296.22
Cha(lle)Nging Perspectives: Sustainable Urban Development of Medium-Size Cities in China

Tuesday, 12 July 2016: 11:45
Location: Hörsaal BIG 2 (Main Building)
Oral Presentation
Valentina ANZOISE, European Center for Living Technology, Ca' Foscari University, Italy
Over the last decades China has recorded remarkable economic performance through a steady integration with the global economy, even if at cost of intense industrialization and urbanization.
Challenged by the emerging side effects of this trend, local governments have been encouraged to develop ‘eco' or ‘low carbon cities' to achieve energy-saving and emissions-cutting, or to promote urban sustainability in the form of ‘green’ technological advancement. Nonetheless, all these directions strongly rely on the belief in technological innovation to provide solutions to any problem, which indeed, too often, bypasses deeper reflection on the cascades of unexpected consequences this can provoke (e.g. also in terms of imaginaries, behaviours, vision of the future).

The paper focuses on the urban growth of medium-sized Chinese cities and the issues they raise in terms of sustainability. The first outcomes of the EuropeAid project New pathways for sustainable urban development in China’s medium-sized cities (MEDIUM) will be illustrated.
Indeed, MEDIUM hypothesis are that medium-size cities deserve a particular attention (by planners, scholars, policy makers, etc.) since they might allow more innovative ideas and job opportunities to emerge, as well as more appropriate system of governance, and more holistic and  “human-centered” models of development and lifestyles to be adopted.

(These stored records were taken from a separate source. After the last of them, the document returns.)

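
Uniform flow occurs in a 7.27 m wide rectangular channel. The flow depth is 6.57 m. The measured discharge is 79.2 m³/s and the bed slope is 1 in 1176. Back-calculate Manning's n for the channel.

n = 0.031

Flow area A = b·y = 7.27 × 6.57 = 47.76 m². Wetted perimeter P = b + 2y = 7.27 + 2×6.57 = 20.41 m.
Hydraulic radius R = A/P = 47.76/20.41 = 2.34 m.
Rearranging Manning's equation: n = (1/Q) A R^(2/3) S^(1/2) = (1/79.2) × 47.76 × 2.34^(2/3) × √0.0008503 = 0.031.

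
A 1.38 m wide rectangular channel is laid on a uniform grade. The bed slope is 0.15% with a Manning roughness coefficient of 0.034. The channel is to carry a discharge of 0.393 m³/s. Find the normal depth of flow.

Manning's equation rearranged: A R^(2/3) = nQ / (1·√S) = 0.034 × 0.393 / (√0.0015) = 0.345.
Try y = 0.494 m: A R^(2/3) = 0.2972 — low.
Try y = 0.623 m: A R^(2/3) = 0.4084 — high.
Try y = 0.55 m: A R^(2/3) = 0.3447 — ≈ 0.345.

y_n = 0.55 m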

Moreover, medium-sized cities in China are equivalent to large regional or small national capitals in Europe. As such, they could benefit from Europe's past experience in confronting with intense industrial structural change and foreign/internal migration, but also with rurbanizationor, more recently, the return or movement of populations to rural areas.

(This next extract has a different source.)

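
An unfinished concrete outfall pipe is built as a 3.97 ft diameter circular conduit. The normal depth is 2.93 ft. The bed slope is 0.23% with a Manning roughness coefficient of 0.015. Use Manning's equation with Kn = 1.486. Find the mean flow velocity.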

From that standpoint, theories and methods available within/outside the discipline (including ethnography, participatory, visual and multisensory techniques), experimented in the project and that can support mutual learning and understanding, capacity building and knowledge co-creation about sustainability and urban management - especially in rapidly changing times and contexts - will be discussed.